# New space marine color scheme



## Arcticor (Mar 19, 2011)

Hello everyone. I am creating a new blood angels successor chapter. I'm thinking something along the lines of Knights of the Silver Flame, as they will have silver flame painted on the black shoulder. I'm having issues deciding the color of the eyes. As of now they're regal blue. Any thoughts? This is what I have so far:










Tell me what you think. Again, silver fire on the black shoulderpad. And if I can find a knightly crest or shield and sword or something, ill put it on the red shoulderpad in black as their chapter symbol.

Thanks in advance
-Arcticor.


----------



## OIIIIIIO (Dec 16, 2009)

I think that you should make the eyes the same colour as the red on the shoulder pad.


----------



## Arcticor (Mar 19, 2011)

Hows this?









Also, the picture doesnt show purity seals or weapons. What are your thoughts on those? I am thinking regal blue for the wax on the seals, and maybe follow the scheme for the shoulders? so things held in the right hand are red and things held in the left hand are black? just a thought.


----------



## DeathKlokk (Jun 9, 2008)

Be prepared to field a lot of "why do those Grey Knights have bolters?" questions.

They'd look cool though. :victory:


----------



## OIIIIIIO (Dec 16, 2009)

Blue or Purple on the wax would look nice I think, as well as add a spot of colour. The red on the weapons would be nice as well ... something like what I have done on the Reclusiarch that I painted last year. I put the red on just the side casing as you can see. Looks nice if done proper.










Without the clearcoat.


----------



## Arcticor (Mar 19, 2011)

Thanks for the comments guys. Ill go with dark purple purity seals, I think that will look nice. One question though for the weapons some space marines hold their chainswords in their left hand and other hold them in their right hand. Should i make the casing on the weapons hand specific (chainsword in right hand is red, in left is black) or weapon specific? As of now I am soaking a tac marine in some paint stripper and ill paint him up and show you guys what he would look like, if you want.

edit: OH. and if i cant find a suitable knightly icon to put on their shoulders (red one), or if I think it makes them look too gray knighty, ill put on a black blood angels symbol on the red shoulder.


----------



## Rems (Jun 20, 2011)

I think you should keep the shoulder pad, eyes and wax seals etc as the same colour ie: red. This is what's called a spot colour. It helps draw together the differing elements of the model together and makes it seem cohesive. 

Failing that keep the shoulder pad red but then do the eyes, wax seals, weapons etc all the same colour, for example purple as you mentioned (though purple weapons would look odd so perhaps keep those black). This still makes it a spot colour and keeps the scheme tidy.

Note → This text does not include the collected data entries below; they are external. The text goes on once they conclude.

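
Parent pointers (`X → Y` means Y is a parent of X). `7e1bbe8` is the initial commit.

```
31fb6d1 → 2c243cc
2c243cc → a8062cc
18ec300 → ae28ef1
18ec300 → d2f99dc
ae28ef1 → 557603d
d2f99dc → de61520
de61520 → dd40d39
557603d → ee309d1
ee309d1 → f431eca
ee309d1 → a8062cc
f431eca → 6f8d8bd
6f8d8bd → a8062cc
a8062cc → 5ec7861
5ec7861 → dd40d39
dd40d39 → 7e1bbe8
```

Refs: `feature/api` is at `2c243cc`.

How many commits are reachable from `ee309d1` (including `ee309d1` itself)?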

One thing you don't want is too many colours, especially on space marine models. 

If you're looking for knightly symbols try the Brettonian range. Their knights come with little shields and such you could use. As do Grey Knights. You could also perhaps give each marine his own heraldry, either on one shoulder pad, shield or knee pad for that knightly look. Simple geo-metric shapes and colours are a simple and effective way to create heraldry.


----------



## CattleBruiser (Sep 3, 2011)

building off of what DeathKlokk said, Grey Knights are the coolest space marines (except maybe mass thunderwolves). They don't have the darth vader masks, they don't need 2 hands for a ridiculously short bolter, and they didn't forget their close combat weapons at home.

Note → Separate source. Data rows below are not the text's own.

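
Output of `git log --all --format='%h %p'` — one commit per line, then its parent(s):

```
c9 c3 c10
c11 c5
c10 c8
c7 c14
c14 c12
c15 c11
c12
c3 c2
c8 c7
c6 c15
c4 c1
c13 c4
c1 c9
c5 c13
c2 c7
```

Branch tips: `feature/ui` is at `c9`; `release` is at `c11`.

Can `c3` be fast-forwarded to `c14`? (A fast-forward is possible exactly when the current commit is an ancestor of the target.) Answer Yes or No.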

That has nothing to do with the colour scheme, but you already have my feedback.

what fun waiting for the models to strip. Good luck.


----------



## Arcticor (Mar 19, 2011)

Do you think there would be a cheaper way to get the bretonnian knight transfer sheets than buying a box of them? cause its like 35 dollars for 16 of them... Also, ill have the mini done soon he just finished stripping


----------



## CattleBruiser (Sep 3, 2011)

Isn't it 35 bucks for 8 of them? and instead of buying the transfers just paint on some symbols.


----------



## Arcticor (Mar 19, 2011)

I have pictures for you guys! My camera isnt the best (phone camera) and its my first time working with gray, but this is just a concept to see if the colors work together. Also turns out, for me, gray is a bitch to work with. Hopefully ill learn how to work with it. Anyway, pictures. 





































The flames on the shoulder pad are more silver than white in real life, my camera just makes them look white. Also, the chainsword, plasma pistol casing, eyes, and shoulder are painted scab red. Skulls, plasma in the plasma pistol and purity seal wax is purple. Doesnt show up too well on my camera but its there in real life. Tell me what you think!

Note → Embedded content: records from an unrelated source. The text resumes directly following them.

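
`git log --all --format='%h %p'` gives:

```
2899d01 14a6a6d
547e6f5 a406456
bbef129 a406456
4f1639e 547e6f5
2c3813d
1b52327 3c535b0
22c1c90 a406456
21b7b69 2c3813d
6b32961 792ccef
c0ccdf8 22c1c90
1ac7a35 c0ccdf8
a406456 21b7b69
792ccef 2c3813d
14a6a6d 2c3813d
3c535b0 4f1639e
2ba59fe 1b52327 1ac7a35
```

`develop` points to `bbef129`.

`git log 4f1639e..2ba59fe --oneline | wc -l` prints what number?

Reachable from 2ba59fe: {1ac7a35, 1b52327, 21b7b69, 22c1c90, 2ba59fe, 2c3813d, 3c535b0, 4f1639e, 547e6f5, a406456, c0ccdf8}.
Reachable from 4f1639e: {21b7b69, 2c3813d, 4f1639e, 547e6f5, a406456}.
In 2ba59fe's history but not 4f1639e's: {1ac7a35, 1b52327, 22c1c90, 2ba59fe, 3c535b0, c0ccdf8} — 6 commits.

6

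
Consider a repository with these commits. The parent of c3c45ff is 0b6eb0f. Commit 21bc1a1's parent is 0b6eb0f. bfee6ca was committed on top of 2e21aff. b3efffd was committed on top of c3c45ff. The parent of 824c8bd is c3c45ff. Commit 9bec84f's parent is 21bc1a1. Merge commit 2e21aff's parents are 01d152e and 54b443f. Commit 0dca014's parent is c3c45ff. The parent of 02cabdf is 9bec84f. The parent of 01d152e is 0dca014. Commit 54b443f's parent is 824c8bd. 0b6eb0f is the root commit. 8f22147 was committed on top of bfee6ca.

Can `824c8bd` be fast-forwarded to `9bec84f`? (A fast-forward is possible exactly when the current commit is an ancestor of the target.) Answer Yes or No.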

Also, ive been thinking about chapter names. I'm thinking either Knights of the Silver Flame, or The Grayflame. Which one do you guys like?

-Arcticor


----------



## Azkaellon (Jun 23, 2009)

Hate to say it but wait for the new paint line.


----------



## Arcticor (Mar 19, 2011)

Why? I mean yeah there are more paints but is there any other reason?


----------



## Azkaellon (Jun 23, 2009)

Arcticor said:


> Why? I mean yeah there are more paints but is there any other reason?


All the colors are brighter or darker so its damn near impossible to get perfect matches we tried on the weekend with the samples of the new colors.:shok:


----------